It feels like quite some time ago that Bob Diamond disappeared back to the United States and, for the moment, out of the public eye.
He may well turn up in a major financial job sooner or later, probably on the other side of the Atlantic, where the mood towards bankers is not quite as hostile.
And as MPs on the Treasury Select Committee prepare their report on Barclays and rate rigging, he may be back in the spotlight here within weeks.
But whispers reach me that he could have been in the headlines this autumn for totally different reasons if all had not gone so wrong at Barclays.
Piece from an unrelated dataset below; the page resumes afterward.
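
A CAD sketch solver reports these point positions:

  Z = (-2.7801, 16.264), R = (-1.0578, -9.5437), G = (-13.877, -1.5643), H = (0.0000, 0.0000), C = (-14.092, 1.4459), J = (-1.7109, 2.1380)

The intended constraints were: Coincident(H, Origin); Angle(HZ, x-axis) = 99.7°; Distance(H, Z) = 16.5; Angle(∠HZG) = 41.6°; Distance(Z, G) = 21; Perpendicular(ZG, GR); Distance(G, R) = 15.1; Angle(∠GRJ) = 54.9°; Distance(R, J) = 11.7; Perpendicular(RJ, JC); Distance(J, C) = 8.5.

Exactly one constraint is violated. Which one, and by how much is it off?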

American political fanatics might have noticed that the biggest 'bundler' for Mitt Romney is one Patrick Durkin - a senior figure from the investment banking side of Barclays, the former lair of Mr Diamond, and senior lobbyist at the bank.
He is reported to have 'bundled' or gathered more donations than anyone else on behalf of the Romney campaign - more than one million dollars.
Individuals are limited to giving five thousand dollars each, so to tot up more than a million by 'activating your networks', as American lobbyists might say, is quite a feat. And Durkin is said to have stepped into the breach as the host at a glitzy London fundraiser for Romney, after Diamond himself stood down due to the scandal at the bank.
Durkin's closeness to the Romney campaign and closeness to Bob Diamond, or 'RED', as he was known in his court at the bank, was set to lead the former chief executive to a position even more powerful than at the top of one of the world's biggest banks.
With Durkin's backing, I'm told, he was on course to be Mitt Romney's Treasury Secretary if the Republican captured the White House.
Extraordinary as that sounds now after the publication of the 'big boy' and 'Bollinger' emails, and the enormous embarrassment of the rate rigging scandal, he would not have been the first banker to make such a journey from controlling a bank to getting their hands on the levers of the economy of the world's most powerful country.
Hank Paulson, George W Bush's Treasury Secretary who was in charge when Lehman Brothers was allowed to fail, had been the boss of Goldman Sachs.
Sources at Barclays do not deny the suggestion that Diamond might have been heading from Canary Wharf to Washington DC.
One insider says, "who knows what could still happen if Romney wins?"
Neither does the PR firm who looks after Mr Diamond's interests in the UK now.
The Romney campaign itself has not yet responded to queries. But perhaps the rate rigging scandal may not just have sacrified Mr Diamond's UK banking career, but a future in US politics too.